Illinois – $7M Bad Faith Settlement Not Covered Due to Insufficient Notice and Voluntary Payment

District Court directs verdict against Horace Mann and in favor of professional liability insurer

An Illinois federal court, applying Illinois law, issued a directed verdict that the insured, Horace Mann Insurance Company (“Horace Mann”), an automobile insurance provider, did not satisfy the notice requirement under its professional liability insurance policy issued by Lexington Insurance Company (“Lexington”).    Because the notice requirement was a condition precedent to coverage, the court held that Lexington did not have a duty to indemnify Horace Mann for a $7 million settlement Horace Mann executed in April 2011 after originally failing to settle the claim for its policy limits of $25,000.

The coverage dispute arose from a car accident between Christopher Drake (“Drake”), who had an auto policy with Horace Mann, and Joseph Burley (“Burley”).  Burley was severely injured in the accident.  Horace Mann received a written offer from Burley’s attorney to settle the claim for the bodily injury limits of Drake’s Horace Mann policy.  The claim was not settled.  On August 14, 2008 Horace Mann received a copy of the lawsuit.  A jury returned a $17 million dollar verdict in favor of Burley.  On March 3, 2011, after the verdict, but while post-trial motions and appeal was pending, Horace Mann received an email from Burley’s attorney which proposed settlement and threatened “bad faith litigation.” Horace Mann then settled with Burley for $7 million.  Horace Mann looked to Lexington to cover the $7 million settlement under Horace Mann’s E&O policy with Lexington.

The dispute between the parties hinges on the definition of a “Claim.”   Under the policy, Lexington agreed to “pay the Loss of the Insured arising from a Claim first made against the Insured during the Policy Period and reported in writing to the Company during the Policy Period … for any actual or alleged Wrongful Act of the Insured in the rendering of or failure to render Professional Services.”  The policy defines a “Claim” as:  “1. A written demand for monetary damages; or 2. A judicial, administrative, arbitration, or other alternative dispute proceeding in which monetary damages are sought. “  For Lexington to have a duty to indemnify Horace Mann, Horace Mann had to notify Lexington in writing of a Claim made against it “as soon as practicable.”  The policy provided for written notice if the insured believed a Claim might arise, even if a Claim had not yet been filed.
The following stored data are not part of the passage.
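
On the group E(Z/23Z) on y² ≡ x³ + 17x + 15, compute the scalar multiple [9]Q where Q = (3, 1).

Repeated addition: build up to 9Q.
2Q: tangent at (3, 1): λ = (3·3² + 17)/(2·1) ≡ 21/2. 2⁻¹ ≡ 12 (mod 23) since 2·12 = 24 ≡ 1, so λ ≡ 21·12 ≡ 22.
  x = λ² - 3 - 3 = 484 - 6 ≡ 18; y = λ·(3 - 18) - 1 ≡ 14. → (18, 14)
3Q: (18, 14) + (3, 1). λ = (1 - 14)/(3 - 18) ≡ 10/8 mod 23. 8⁻¹ ≡ 3 (mod 23), so λ ≡ 7.
  x = λ² - 18 - 3 = 49 - 21 ≡ 5; y = λ·(18 - 5) - 14 ≡ 8. → (5, 8)
4Q: (5, 8) + (3, 1). λ = (1 - 8)/(3 - 5) ≡ 16/21 mod 23. 21⁻¹ ≡ 11 (mod 23), so λ ≡ 15.
  x = λ² - 5 - 3 = 225 - 8 ≡ 10; y = λ·(5 - 10) - 8 ≡ 9. → (10, 9)
5Q: (10, 9) + (3, 1). λ = (1 - 9)/(3 - 10) ≡ 15/16 mod 23. 16⁻¹ ≡ 13 (mod 23) since 16·13 = 208 ≡ 1, so λ ≡ 11.
  x = λ² - 10 - 3 = 121 - 13 ≡ 16; y = λ·(10 - 16) - 9 ≡ 17. → (16, 17)
6Q: (16, 17) + (3, 1). λ = (1 - 17)/(3 - 16) ≡ 7/10 mod 23. 10⁻¹ ≡ 7 (mod 23) since 10·7 = 70 ≡ 1, so λ ≡ 3.
  x = λ² - 16 - 3 = 9 - 19 ≡ 13; y = λ·(16 - 13) - 17 ≡ 15. → (13, 15)
7Q: (13, 15) + (3, 1). λ = (1 - 15)/(3 - 13) ≡ 9/13 mod 23. 13⁻¹ ≡ 16 (mod 23) since 13·16 = 208 ≡ 1, so λ ≡ 6.
  x = λ² - 13 - 3 = 36 - 16 ≡ 20; y = λ·(13 - 20) - 15 ≡ 12. → (20, 12)
8Q: (20, 12) + (3, 1). λ = (1 - 12)/(3 - 20) ≡ 12/6 mod 23. 6⁻¹ ≡ 4 (mod 23), so λ ≡ 2.
  x = λ² - 20 - 3 = 4 - 23 ≡ 4; y = λ·(20 - 4) - 12 ≡ 20. → (4, 20)
9Q: (4, 20) + (3, 1). λ = (1 - 20)/(3 - 4) ≡ 4/22 mod 23. 22⁻¹ ≡ 22 (mod 23) since 22·22 = 484 ≡ 1, so λ ≡ 19.
  x = λ² - 4 - 3 = 361 - 7 ≡ 9; y = λ·(4 - 9) - 20 ≡ 0. → (9, 0)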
On January 11, 2011, Horace Mann’s insurance broker sent a letter on behalf of Horace Mann to Lexington “to comply with the Policy’s notice provisions outlined in Section 9, Notice of a Potential Claim.”’  Lexington then set up a case file for Horace Mann with the first note written on January 13, 2011 stating “Potential E AND O Claim.”  After receiving the entire Burley litigation case file from Horace Mann, Lexington noted on March 8, 2011 that “it appeared that there was a problem with notice.” Lexington sought a determination that it had no duty to indemnify Horace Mann.

The district court first determined that the written demand that Horace Mann received from Burley’s counsel on March 3, 2011 constituted a “Claim” under the policy and triggered the corresponding contractual duty for Horace Mann to inform Lexington about the Claim.  Horace Mann then argued that oral notice of the March 3, 2011 Claim was sufficient because Lexington had already received written notice of the potential claim on January 11, 2011.  There was no dispute that oral notice was given on March 7th; however, the court held that oral notice did not satisfy the specific notice requirements under the policy.  According to the court, under Illinois law, notice provisions are strictly enforced and that prejudice is not required to eliminate a coverage obligation.  The court also found Lexington did not have a coverage obligation to Horace Mann because Horace Mann did not receive written consent from Lexington prior to settling the claim.   Lastly, the court determined that even though Horace Mann communicated with Lexington via email about the Burley case between March 3, 2011 and the April 7, 2011 date of settlement, a reasonable jury would not be able to find any of the communications rose to the level of notice required under the policy.  The court held: “Because Horace Mann settled its case with Burley before it provided Lexington with contractually compliant Notice, the Court finds that Lexington has no duty to indemnify Horace Mann.”   Lexington Ins. Co. v. Horace Mann Ins. Co.  No. 11 CV 2352 (May 13, 2016).